Yeah.. I had that moment too. Listerine or not, I think if a talk box were part of my rig, I would only use a tube I set up myself just prior to the set starting. Especially when one considers the kind of pranks that occur on the road...


----------



## azombiestool (May 21, 2011)

So.. just saying. Im pretty positive Im the first one to officially replicate this. I've had it replicated since Christmas of '09. Tell me what you guys think.. Im absolutley positive I have the exact one he uses. I think I'll keep it to myself for now. And I'll let everyone else do the research for themselves. Clock on the picture for full view. Im new here! haha


----------



## Bloody_Inferno (May 22, 2011)

^ I own one of those. Got it during the height of my Rush fanboyism, and yep, they're very fun indeed.


----------



## Lukifer (May 22, 2011)

Im not super into Tool but I think Adam is a very unique player and I respect the hell out him. With that being said I dont know much about them, but I thought Adam would be more of a boutique kinda guy. Like alot of Boss pedals I would have thought he used rare boutique hand made stuff.
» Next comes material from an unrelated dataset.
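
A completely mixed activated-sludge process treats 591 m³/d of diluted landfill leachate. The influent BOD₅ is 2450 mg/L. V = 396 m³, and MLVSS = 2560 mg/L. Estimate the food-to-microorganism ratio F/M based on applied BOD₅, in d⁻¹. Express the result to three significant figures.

F/M = Q·S₀ / (V·X) = 591 × 2450 / (396.0 × 2560) = 1.428 g BOD₅·(g VSS·d)⁻¹.

F/M ≈ 1.43 d⁻¹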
Kinda cool he doesnt because if you really wanted you could replicate his sound fairly easily.


----------



## DLG (May 22, 2011)

Bloody_Inferno said:


> ^ I own one of those. Got it during the height of my Rush fanboyism, and yep, they're very fun indeed.



yeah, if I had one of those, all I would use it for is to play rush tunes


----------



## ZackP3750 (May 23, 2011)

DLG said:


> yeah, if I had one of those, all I would use it for is to play rush tunes



 I would play the opening to The Camera Eye for weeks on end


Thanks for this necrobump, I only got to see Justin's video before and I remember thinking "why the fuck didn't they do this for Adam?"


----------



## Bradd (May 23, 2011)

I like it. I like it alot :nod:


----------



## DLG (May 23, 2011)

ZackP3750 said:


> I would play the opening to The Camera Eye for weeks on end
> 
> 
> Thanks for this necrobump, I only got to see Justin's video before and I remember thinking "why the fuck didn't they do this for Adam?"



as a side note, i will be going all the way to frankfurt this weekend to see Rush. 

hardcore geek out.


----------